If the polls are to obey the expectation of most pundits and show a swing back to the main parties in the run-up to the general election, they better hurry up. We’ve only two months to go, and the polls aren’t really showing anything of the sort:
The Tories’ average for February was 32.3%: up a tiny 0.2 points on January, but down 0.9 points on where the party was 12 months ago.
Labour’s average of 33.5% was an improvement of 0.5 points on January, but down from 37.4% in March 2014.
Ukip is continuing to register a decline in the polls, but it’s very modest. The party’s score of 14.6% for February is its lowest monthly average since August 2014.
The biggest story of February, in so far as anything can be described as big in a month where no party rose or fell more than 0.5 points, concerns the Liberal Democrats. Halfway through the month the party was on 7.2%: another record low for this parliament. But they finished the month on 7.6%: not only up on 7.2%. but also above where they finished in January (7.5%). It’s the first time since October that the Lib Dems have ended a month higher than where they began. Granted, a month-on-month rise of 0.1 points is almost as small as you can get, but the fact the party put on 0.4 points in the second half of the month is noteworthy.

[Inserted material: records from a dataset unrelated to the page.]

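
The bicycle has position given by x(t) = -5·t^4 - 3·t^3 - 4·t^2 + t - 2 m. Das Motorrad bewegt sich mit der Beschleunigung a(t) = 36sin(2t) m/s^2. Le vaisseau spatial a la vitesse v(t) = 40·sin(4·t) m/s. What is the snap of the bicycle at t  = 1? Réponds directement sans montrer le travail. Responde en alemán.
Der Snap bei t = 1 ist s = -120.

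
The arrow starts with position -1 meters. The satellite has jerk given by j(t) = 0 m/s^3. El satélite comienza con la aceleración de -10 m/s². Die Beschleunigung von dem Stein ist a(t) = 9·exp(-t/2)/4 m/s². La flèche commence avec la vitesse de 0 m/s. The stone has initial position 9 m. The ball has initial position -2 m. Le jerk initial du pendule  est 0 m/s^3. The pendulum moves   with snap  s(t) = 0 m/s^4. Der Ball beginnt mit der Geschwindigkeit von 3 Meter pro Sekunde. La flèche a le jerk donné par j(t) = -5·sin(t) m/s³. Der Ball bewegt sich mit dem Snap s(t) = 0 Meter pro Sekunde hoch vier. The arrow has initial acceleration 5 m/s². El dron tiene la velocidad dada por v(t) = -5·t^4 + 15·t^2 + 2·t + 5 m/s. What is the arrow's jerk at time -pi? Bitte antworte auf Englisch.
From the given jerk equation j(t) = -5·sin(t), we substitute t = -pi to get j = 0.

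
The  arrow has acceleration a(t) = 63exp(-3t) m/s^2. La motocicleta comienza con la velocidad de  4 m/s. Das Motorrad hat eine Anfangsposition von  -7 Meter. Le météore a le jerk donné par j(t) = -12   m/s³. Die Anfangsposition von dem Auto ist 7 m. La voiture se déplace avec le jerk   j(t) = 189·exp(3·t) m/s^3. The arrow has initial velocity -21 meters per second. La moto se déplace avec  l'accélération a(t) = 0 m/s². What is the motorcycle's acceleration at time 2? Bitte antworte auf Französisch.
De l'équation de l'accélération a(t) = 0, nous substituons t = 2 pour obtenir a = 0.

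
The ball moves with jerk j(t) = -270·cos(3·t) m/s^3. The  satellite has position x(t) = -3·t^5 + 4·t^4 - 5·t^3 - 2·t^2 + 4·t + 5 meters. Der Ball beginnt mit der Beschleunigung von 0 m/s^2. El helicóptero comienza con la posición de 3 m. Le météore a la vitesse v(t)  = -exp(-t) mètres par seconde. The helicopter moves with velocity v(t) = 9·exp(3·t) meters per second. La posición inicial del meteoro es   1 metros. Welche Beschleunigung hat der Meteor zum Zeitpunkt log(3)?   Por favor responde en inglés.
We must differentiate our velocity equation v(t) = -exp(-t) 1 time. Differentiating velocity, we get acceleration: a(t) = exp(-t). Using a(t) = exp(-t) and substituting t = log(3), we find a = 1/3.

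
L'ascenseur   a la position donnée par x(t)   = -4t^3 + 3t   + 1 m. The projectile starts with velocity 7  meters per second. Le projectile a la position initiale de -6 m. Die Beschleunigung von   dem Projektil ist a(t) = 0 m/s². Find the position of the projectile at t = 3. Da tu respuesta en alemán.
Wir müssen unsere Gleichung für die Beschleunigung a(t) = 0 2-mal integrieren. Das Integral von der Beschleunigung, mit v(0) = 7, ergibt die Geschwindigkeit: v(t) = 7. Das Integral von der Geschwindigkeit, mit x(0) = -6, ergibt die Position: x(t) = 7·t - 6. Mit x(t) = 7·t - 6 und Einsetzen von t = 3, finden wir x = 15.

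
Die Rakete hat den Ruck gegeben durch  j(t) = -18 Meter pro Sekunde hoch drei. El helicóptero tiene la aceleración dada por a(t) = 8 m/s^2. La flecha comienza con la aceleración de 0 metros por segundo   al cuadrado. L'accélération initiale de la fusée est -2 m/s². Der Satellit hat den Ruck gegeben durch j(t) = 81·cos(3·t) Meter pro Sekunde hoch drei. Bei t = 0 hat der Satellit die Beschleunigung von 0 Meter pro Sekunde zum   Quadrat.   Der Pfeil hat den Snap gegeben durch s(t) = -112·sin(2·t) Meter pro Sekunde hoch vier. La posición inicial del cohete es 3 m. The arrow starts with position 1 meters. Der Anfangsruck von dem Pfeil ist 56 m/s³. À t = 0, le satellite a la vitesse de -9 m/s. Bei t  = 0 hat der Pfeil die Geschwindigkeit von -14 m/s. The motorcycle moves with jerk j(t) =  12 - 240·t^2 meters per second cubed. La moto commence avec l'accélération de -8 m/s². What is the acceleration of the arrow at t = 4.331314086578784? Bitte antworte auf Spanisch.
Para resolver esto, necesitamos tomar 2 antiderivadas de nuestra ecuación del snap s(t) = -112·sin(2·t). La antiderivada del snap, con j(0) = 56, da la sacudida: j(t) = 56·cos(2·t). La antiderivada de la sacudida, con a(0) = 0, da la aceleración: a(t) = 28·sin(2·t). Tenemos la aceleración a(t) = 28·sin(2·t). Sustituyendo t = 4.331314086578784: a(4.331314086578784) = 19.3333866721036.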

Overall, the polls are continuing to pursue their trends of the past few months. This kind of pattern is not unexceptional; it happened in 2005, for example. But it’s a pattern that persists in failing to fit in with the narrative of some sections of the media, in particular some commentators and academics, whose analysis and predictions are rooted on the polls showing a swing back to the Tories and Labour.
Maybe it will happen. Maybe it is already happening and the pollsters aren’t picking it up. For now, the polls continue to tell their own story and show their own trends. Whether any of it bears relation to the result of the general election is something that, as I’ve said many times, needs to be treated with extreme caution.